David Byrne, St. Vincent Live Report

10 Settembre 2013 - Gran Teatro Geox - Padova

14 Settembre 2013

"Questo dev’essere il posto giusto", ed in effetti per due ore abbondanti lo è stato. Il concerto di David Byrne e St Vincent inizia come il passo sbagliato e distratto di un bambino talmente affascinato dall'idea che si sta facendo della traiettoria della palla sul muro, che inciampa sui lacci, cade, si sbuccia, sanguina e si incanta nuovamente, questa volta nel sapere che c'è vita dentro la vita, come dentro la musica c'è, ancora ad oggi, della musica.


 La musica sta già suonando, sul palco c'è David Byrne (capelli bianchi come la giacca), c'è Annie Clark (St. Vincent per qualcuno) con dei capelli biondissimi e riccissimi, ci sono otto fiati, un tastierista ed un batterista ai lati. Sono già al secondo pezzo e tu non ci hai ancora capito nulla, non hai ancora deciso (perché non può) chi soffermarti ad osservare, da chi farti trascinare: David Byrne non si prende la scena, ma con eleganza la passa alla chitarra, alla voce, al theremin di St Vincent, che la cede volentieri al basstuba ed agli altri sette fiati, in un gioco schematico e disinvolto di scenografie curate nel dettaglio, segno inconfutabile che l'arte è proprio una biglia che gira e che viene scagliata da una parte e dall'altra, contaminando e facendosi contaminare.
Se ci devono essere degli incontri, delle combinazioni, degli scontri giusti, questo è uno di quelli: il genio e la pazzia di Byrne incontrano e si scontrano con la tecnicissima follia di Clark generando uno spettacolo totalmente nuovo.

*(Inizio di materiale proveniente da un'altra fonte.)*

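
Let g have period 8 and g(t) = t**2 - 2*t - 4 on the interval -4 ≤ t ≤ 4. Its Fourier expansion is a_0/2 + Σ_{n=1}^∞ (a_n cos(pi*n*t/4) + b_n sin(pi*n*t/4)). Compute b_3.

b_3 = 1/4 ∫_{-4}^{4} g(t) sin(3*pi*t/4) dt.
Integrating by parts twice (tabular method), an antiderivative of (t**2 - 2*t - 4) sin(3*pi*t/4) is -4*t**2*cos(3*pi*t/4)/(3*pi) + 32*t*sin(3*pi*t/4)/(9*pi**2) + 8*t*cos(3*pi*t/4)/(3*pi) - 32*sin(3*pi*t/4)/(9*pi**2) + 128*cos(3*pi*t/4)/(27*pi**3) + 16*cos(3*pi*t/4)/(3*pi); evaluating from -4 to 4: ∫_{-4}^{4} (t**2 - 2*t - 4) sin(3*pi*t/4) dt = (16*(-8 + 9*pi**2)/(27*pi**3)) - (16*(-8 + 45*pi**2)/(27*pi**3)) = -64/(3*pi).
Hence b_3 = (1/4)·(-64/(3*pi)) = -16/(3*pi).

-16/(3*pi)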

La scelta di ridurre al minimo gli strumenti a corda (poca chitarra di Byrne rendono praticamente unica la chitarra di Clark) ed esaltare l'ampiezza di ben otto fiati (saxofoni, trombe, tromboni, bassotuba..), è già di per se geniale. La voce elettrica, fiabesca e folle di lei si mischia perfettamente con quella ancora inspiegabilmente giovane, vivace ed eclettica di lui, a volte come prima ed a volte come seconda, in un gioco di ruoli tutto da ridefinire, da rileggere, da curiosare, come nella realtà.
La batteria scavalca a piè pari gli anni ottanta, strizza l'occhio a tutti i batteristi del ventunesimo secolo e raccoglie spunti interessanti dagli anni settanta, quelli di found a job e take me to the river, per capirci.Gli effetti e le tastiere restano di giustezza molto talking heads. La mano di Clark è un’ estasi per l'orecchio e l'occhio: aggressiva, dolce, sincretica, rock!
I suoi movimenti, il passo stretto, i suoi capelli elettrici sono coinvolgenti, eccitanti, chimici: è come se una grande calamita facesse a tratti il suo dovere magnetico, ed a tratti ti lasciasse il tempo di respirare. Le coreografie curate nel particolare, le posizioni dei fiati che cambiano e si intrecciano ad ogni secondo (David si sa che è un cultore e precursore del marching band show, ormai dai tempi di stop making sense).
Le luci palpabili ed i suoni perfetti, gioiosi, intensi e mai troppi, correggono il passo ancora dirompente di David Byrne, in una sobrietà scenica molto teatrale.


Provare ad aspettarsi qualcosa di specifico da questo spettacolo è praticamente impossibile: la scena cambia in continuazione, il contesto pure, i protagonisti anche ma sempre senza virtuosismi (per fortuna e finalmente, direi) passando da pezzi molto pop ad aggressioni elettricamente rock; due bis trascinano il pubblico dalla lontana e scomoda sedia ad un sottopalco dirompente, in piedi, saltando, attraverso ciò che più di tutto poteva gasare: prima Burning down the house e poi road to nowere sono il banchetto perfetto per la malinconia, che si esprime in tutto il suo battere accelerato e nell’estasi di una pelle d’oca talmente grande da non farti nemmeno chiudere gli occhi.
Se St. Vincent volesse farsi conoscere, questo non lo so. Se David Byrne volesse rimettersi in gioco per l’ennesima volta, questo non lo so. Sono però certo che il puzzle di forme e suoni creato dall’intreccio di queste due personalità curiose è il massimo che in questo periodo di poca novità si possa chiedere dalla Musica live.